Al moverse con la música, notó que se dejaba llevar, que perdía lo que la convertía en Harper. Su identidad se alejaba flotando y se la tragaba el río que fluía a través de todos ellos. Ya no era Harper. Era Renée al recordar la áspera mejilla de Gil contra el cuello y el olor a serrín de su pelo. Recordó (como si lo hubiera experimentado de primera mano) la primera vez que Gil la había besado en una esquina del sótano, con una mano firme sobre la parte baja de su espalda. Las telarañas sobre la bombilla fundida del techo. El olor a polvo, ladrillo viejo. La presión de los secos labios de Gil sobre los suyos. Vagaba por los recuerdos de Renée, navegaba por su superficie y una gota la llevó hasta…

… un recuerdo de Carol abrazándola y meciéndola la noche en que murió su madre. Carol la abrazaba y la mecía una y otra vez; era lo bastante lista como para no decir nada, como para no ofrecer ninguna falsa palabra de consuelo. Carol también lloraba, y sus lágrimas cayeron juntas, y Harper las podía saborear en aquel momento, de pie en la tumba, podía notar el sabor de las lágrimas que Allie había derramado la noche que ardió Sarah Storey. Sus percepciones ahora eran una hoja que daba vueltas a toda velocidad, que volvía a derramarse sobre un…

… recuerdo de alguien que la tiraba. Gail Neighbors la había agarrado por los tobillos y Gillian, por las muñecas, y las dos la mecían adelante y atrás como si fuera una hamaca, mientras le hacían reír en silencio y la lanzaban sin hacer ruido sobre un catre, con los pulmones estremecidos por una risa que no podía oír. En el asombroso mundo sordo de Nick, los colores parecían gritar. Cómo le había gustado que lo lanzaran una y otra vez, cómo le había gustado su felicidad y cómo las echaba de menos y deseaba poder volver a verlas. Pero la consciencia de la enfermera volvió a salir disparada para dejarse caer desde el punto más alto hacia una tristeza tan profunda que era casi imposible distinguir su fondo, una cascada que llevaba hasta…

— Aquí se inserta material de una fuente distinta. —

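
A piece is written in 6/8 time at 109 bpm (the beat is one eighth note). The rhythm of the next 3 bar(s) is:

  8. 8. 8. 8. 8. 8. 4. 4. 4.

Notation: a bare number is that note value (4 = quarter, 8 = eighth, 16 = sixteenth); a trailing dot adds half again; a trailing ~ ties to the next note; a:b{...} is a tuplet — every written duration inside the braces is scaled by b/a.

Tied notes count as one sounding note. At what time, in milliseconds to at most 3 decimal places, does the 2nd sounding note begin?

1. 0.0ms @ 0 + 825.688ms (3/2)
2. 825.688ms @ 3/2 + 825.688ms (3/2)
3. 1651.376ms @ 3 + 825.688ms (3/2)
4. 2477.064ms @ 9/2 + 825.688ms (3/2)
5. 3302.752ms @ 6 + 825.688ms (3/2)
6. 4128.44ms @ 15/2 + 825.688ms (3/2)
7. 4954.128ms @ 9 + 1651.376ms (3)
8. 6605.505ms @ 12 + 1651.376ms (3)
9. 8256.881ms @ 15 + 1651.376ms (3)

note 2 onset = 3/2b = 825.688ms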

… la cabeza de John y sus pensamientos sobre Sarah. Sintió a Sarah sentada en su regazo y enterró la cabeza en su pelo y saboreó su delicado olor a galleta de azúcar. Sarah estaba haciendo un crucigrama mientras mordisqueaba la punta del boli, sumida en sus pensamientos, ¡y qué elegancia y confianza se necesitaba para rellenar un crucigrama con bolígrafo! Un perfecto cuadrado de sol se posaba en la curva de su esbelto hombro castaño. Willowes jamás había sido tan consciente de la luz y la quietud sin estar puesta de hongos. Con una alegría salvaje, pensó en su padre, en aquel borracho tan genial, literario, distante y resentido. «Voy a ser feliz —pensó con acento británico—, y eso significa que te he vencido. Que yo gano». Sarah apretó la espalda contra el pecho huesudo de Harper. «Palabra de cinco letras que significa “alegría perdurable”», preguntó, y Harper le tocó el pelo, le metió un mechón de cabello detrás de su delicada oreja de color rosa y le susurró: «Ahora». Sentir tamaña satisfacción y perderla era como una quemadura que nunca se curaba. Pensar en ella era como coger un hierro al rojo, como volver a abrasarse una vez más.

Y nuevamente de vuelta a su propio estanque de dolor, de añoranza por todo lo bueno que antes fuera suyo y ya no estaba: el café en Starbucks mientras el frío azotaba las ventanas, pasar la aspiradora en ropa interior mientras cantaba con Bruce Springsteen, dejar vagar la mirada por los lomos de los libros de una pequeña librería de altos estantes, comerse una manzana en el patio de delante mientras pasaba el rastrillo, los pasillos del colegio llenos de niños que parloteaban y reían, la Coca-Cola en una botella de cristal. Tantas cosas buenas en las que no se había fijado hasta que dejó de tenerlas.

Los restos de la corriente voltearon una y otra vez su hojita y la apartaron de todos los recuerdos y del dolor hasta llegar, al fin, a una firme orilla de arena. El radiocasete se paró. La canción había terminado.